To Avoid Psychic Isolation, Read This Amazing Interview With Jackie Wang
Jackie Wang is interviewed for Mask Magazine's "Heretic Issue." Wang discusses how her new Semiotext(e) book came about, her mentors, how her feminism and activism evolved, her writing in dialogue with them, entering the PhD program in African and African-American Studies and History at Harvard, the incarceration of her brother, life growing up in Florida, and "[how to navigate] various identities as a poet and writer in these literature worlds that so often are dominated by misogynists?"
Answer: one foot in the political, and thanks to the feminists. "If it weren’t for my feminist crew there would be no way for me to confirm that what I think and experience is valid or real. It must be really hard for people who don't have that because the psychic isolation can drive you insane...."
Editor Hannah Hurr asks amazing questions ("What about afro-pessimism interests you?"). And how about the poetry world's social formations? "There is a community feel in the poetry world but there's not an emphasis on sharing your life with others, like in the anarchist scene."
A good excerpt (but really, read it all!) that nears how Wang's busy life/work resolves or unfolds internally:
...Self-doubt is usually the point of departure for a lot of my work. I always have to write through that doubt. Sometimes I sit down with an idea for an essay, and I'm so paralyzed by self-doubt and that I have to incorporate the doubt into whatever I'm working on in some way, or else I can’t move beyond it. I resent that I have to do this, but I also question the motivations for bracketing that experience because the excision of self-doubt is political (in that it’s gendered and racialized). And a lot of women are plagued by self-doubt and specifically anxiety around writing or asserting any kind of authority in their writing. Owning that doubt can be a political gesture.
In Against Innocence you write about white space or colonized space as a place where certain stories just don't matter or aren't interesting. It seems this fraught relationship you have to yourself and to producing your views of the world are so intimately connected to that. That is the experience.
I guess it can be generative in some ways. I've always been suspicious of writers that feel comfortable in language, which is why I've been drawn to Samuel Beckett, Hélène Cixous, Clarice Lispector. All these authors have a fraught relationship to language. Kafka as well.
Really hating the writing and still having to do it.Right. There's this Samuel Beckett quote, “The writer is like a fetus trying to do gymnastics.” Writing is the impossible yet necessary task. In some ways maybe this friction is the lifeblood of my writing, this struggle to utter anything. Maybe I resent people who don't have self-doubt because they seem like they can get to a place that I can't because I have to wade through the quagmire of self-hatred before I can even begin to start doing the thinking and the work that I want to do.

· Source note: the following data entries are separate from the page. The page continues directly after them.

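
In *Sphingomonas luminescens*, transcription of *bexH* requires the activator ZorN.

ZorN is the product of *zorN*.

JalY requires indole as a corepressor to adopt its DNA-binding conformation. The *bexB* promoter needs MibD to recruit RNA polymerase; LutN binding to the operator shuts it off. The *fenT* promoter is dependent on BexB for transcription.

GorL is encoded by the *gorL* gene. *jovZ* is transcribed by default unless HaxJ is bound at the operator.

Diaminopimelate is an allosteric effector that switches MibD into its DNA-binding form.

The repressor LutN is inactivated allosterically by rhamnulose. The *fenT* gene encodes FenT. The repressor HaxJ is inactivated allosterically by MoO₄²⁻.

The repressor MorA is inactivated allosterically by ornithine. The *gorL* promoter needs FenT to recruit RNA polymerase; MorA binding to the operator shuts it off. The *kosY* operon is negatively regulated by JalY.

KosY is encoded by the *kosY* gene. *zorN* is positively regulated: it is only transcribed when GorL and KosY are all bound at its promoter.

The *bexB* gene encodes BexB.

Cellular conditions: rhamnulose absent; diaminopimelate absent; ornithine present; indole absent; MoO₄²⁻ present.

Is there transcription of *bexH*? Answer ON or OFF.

OFF

Rhamnulose is absent, so LutN is active.
Diaminopimelate is absent, so MibD is inactive.
With repressor LutN bound, *bexB* is not transcribed.
So BexB is not produced.
Required activator BexB is absent, so *fenT* is not transcribed.
So FenT is not produced.
Ornithine is present, so MorA is inactive.
Required activator FenT is absent, so *gorL* is not transcribed.
So GorL is not produced.
Indole is absent, so JalY is inactive.
With no repressor bound, *kosY* is transcribed.
So KosY is produced and active.
Required activator GorL is absent, so *zorN* is not transcribed.
So ZorN is not produced.
Required activator ZorN is absent, so *bexH* is not transcribed.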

As for the literary world's pervasive misogyny:
...It's totally crazy-making, the world, the writing world, especially as a woman. I feel like the only way to not let it corrode you psychically is to not be embattled with these patriarchs and gatekeepers, to not seek recognition from the white male literary establishment. That's a lot easier said than done. There's an erotic dimension to this power dynamic, and the women who are embattled with these patriarchs sometimes have intimate relationships with the men who are in positions of power. The closer you get to that power, the easier it is to be taken advantage of. Proximity can destroy you. It’s easier for me to maintain distance because I'm not very interested in men romantically.
I don't really put my hopes in the literary world. I'm never surprised when it comes out that there's all this sexism in it. I have one foot in the literary world and one foot in another world, the political world maybe. I've never really felt that the forms of life that I am looking for or that I'm trying to create will emerge out of the literary world. Oftentimes I feel like it's full of people who only care about social capital. There's nastiness in any world or subculture but I never really felt that the people in the literary world are my people even though I probably spend more time in a literary context than anywhere else. Maybe my disidentification with the literary establishment enables me to maintain healthy distance.